Bole was elected to the House of Representatives in the election held to restore democracy in 1992, and was subsequently appointed Foreign Minister again. Apart from a brief interruption in 1994, he remained in this post until 1997. Bole was also Deputy Prime Minister for a short time from June 1992 to 1993. He transferred from the House of Representatives to the Senate in 1994 but remained in the Cabinet. While remaining Minister for Foreign Affairs, he concurrently held portfolios as Minister for Civil Aviation and Tourism from 1995 to 1996, and as Minister for National Development in 1997. That year, he became Minister for Information, a post he held till 1999 when his Soqosoqo ni Vakavulewa ni Taukei was defeated in the parliamentary election that May, an election in which Bole himself failed to win the Suva City Fijian Communal Constituency.

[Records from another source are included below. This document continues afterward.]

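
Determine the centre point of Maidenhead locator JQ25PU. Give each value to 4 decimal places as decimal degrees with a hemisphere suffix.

75.8542° N, 5.2917° E

Field J=9, Q=16: +9·20° lon, +16·10° lat → SW at lon 0°, lat 70°.
Square 2, 5: +2·2° lon, +5·1° lat → SW at lon 4°, lat 75°.
Subsquare p=15, u=20: +15·0.0833333° lon, +20·0.0416667° lat → SW at lon 5.25°, lat 75.8333°.
Cell spans 0.0833333° lon × 0.0416667° lat. Centre is SW corner plus half of each.
latitude 75.8542° N, longitude 5.2917° E.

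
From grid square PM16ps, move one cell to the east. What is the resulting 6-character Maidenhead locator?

PM16qs

Longitude subsquare p = 15; +1 → 16 = q.
The latitude characters are unchanged.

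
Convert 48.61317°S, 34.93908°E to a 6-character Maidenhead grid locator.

KE71lj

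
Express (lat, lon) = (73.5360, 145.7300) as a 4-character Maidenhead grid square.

Shift to the Maidenhead origin (180°W, 90°S): lon 325.73, lat 163.54.
Field: lon ⌊325.73/20⌋ = 16 → Q; lat ⌊163.54/10⌋ = 16 → Q.
Square: lon ⌊5.73/2⌋ = 2; lat ⌊3.54/1⌋ = 3.

QQ23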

In the 2001 election, Bole led the campaign of the Fijian Political Party, but it failed to win any seats. In June 2002, Bole founded the Fiji Democratic Party (FDP) as a merger of some members of the Fijian Political Party, the Christian Democratic Alliance, the Fijian Association Party, and the New Labour Unity Party. However, in early 2005, the FDP decided to officially disband and merge into the National Alliance Party, a new party founded by Ratu Epeli Ganilau, as a claimed successor to the defunct Alliance Party which ruled the country from 1967 to 1987. Bole went on to assume a leading role as a spokesman for the new party, and unsuccessfully contested the Samabula Tamavua Open Constituency for the party in the 2006 election.

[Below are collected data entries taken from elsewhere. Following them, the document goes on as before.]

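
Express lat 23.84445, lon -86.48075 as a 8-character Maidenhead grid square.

EL63su22

Offset from 180°W / 90°S: lon 93.51925°, lat 113.84445°.
Field (20°×10°, letters A–R): lon ⌊93.51925/20⌋ = 4 → E; lat ⌊113.84445/10⌋ = 11 → L.
Square (2°×1°, digits 0–9): lon ⌊13.51925/2⌋ = 6; lat ⌊3.84445/1⌋ = 3.
Subsquare (5′×2.5′, letters a–x): lon ⌊1.51925/0.0833333⌋ = 18 → s; lat ⌊0.84445/0.0416667⌋ = 20 → u.
Extended square (30″×15″, digits 0–9): lon ⌊0.01925/0.00833333⌋ = 2; lat ⌊0.01112/0.00416667⌋ = 2.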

Bole's last elective position was as Chairman of the Lau Provincial Council, from 12 July 2011 to April 2014, when he was succeeded by Jiko Luveni. His appointment was controversial: the day before taking office, he was defeated in his bid for the chairmanship by Adi Ateca Ganilau, daughter of former Prime Minister and President Ratu Sir Kamisese Mara by 17 votes to 15. She stepped aside in his favour, apparently under pressure from the military-backed regime in Suva, who were pursuing charges against Adi Ateca's brother, Roko Tevita Uluilakeba Mara.

== Policies ==

On 27 April 2005, he called for an overhaul of Fiji's education system. He advocated full government funding, saying that the present user-pays system puts a heavy financial burden on many parents. He also said that instruction in English only was creating difficulties for students not fluent in it.

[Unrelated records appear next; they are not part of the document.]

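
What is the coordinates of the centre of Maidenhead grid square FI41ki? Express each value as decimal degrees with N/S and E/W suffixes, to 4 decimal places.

8.6458° S, 71.1250° W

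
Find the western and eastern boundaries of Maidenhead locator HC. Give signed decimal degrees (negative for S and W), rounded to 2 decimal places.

Field H=7, C=2: +7·20° lon, +2·10° lat → SW at lon -40°, lat -70°.
Cell spans 20° lon × 10° lat.
west -40.00, east -20.00.

-40.00, -20.00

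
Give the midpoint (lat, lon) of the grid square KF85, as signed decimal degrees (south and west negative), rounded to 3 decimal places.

-34.500, 37.000

Field K=10, F=5: +10·20° lon, +5·10° lat → SW at lon 20°, lat -40°.
Square 8, 5: +8·2° lon, +5·1° lat → SW at lon 36°, lat -35°.
Cell spans 2° lon × 1° lat. Centre is SW corner plus half of each.
latitude -34.500, longitude 37.000.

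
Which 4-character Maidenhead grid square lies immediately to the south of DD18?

DD17

Latitude square 8; −1 → 7.
The longitude characters are unchanged.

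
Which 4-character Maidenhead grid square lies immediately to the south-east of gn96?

HN05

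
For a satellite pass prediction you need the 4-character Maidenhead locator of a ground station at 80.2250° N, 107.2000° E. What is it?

OR30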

On 1 August 2005, Bole called for a review of Fiji's electoral system to represent all races proportionally in the House of Representatives. This would, he said, get rid of the antagonistic racial politics that have characterized Fiji for many years. The common voters' role was "just toilet paper where everybody is just listed," and that in contests for open electorates, citizens were apt to vote on racial lines. "This fear of racial politics is still endemic among many in Fiji today and we cannot change it but perhaps to have proportionate voting system can bring our people together," Bole said.

On 21 May 2007, Bole was nominated to the position of Chairman at the Fiji Islands Revenue and Customs Authority. He was appointed to the three-year position by interim Finance Minister, Mahendra Chaudhry.

== Academic appointment ==

It was reported on 5 September 2006 that Bole had been appointed a Senior Fellow with the Centre for International and Regional Affairs at the University of Fiji.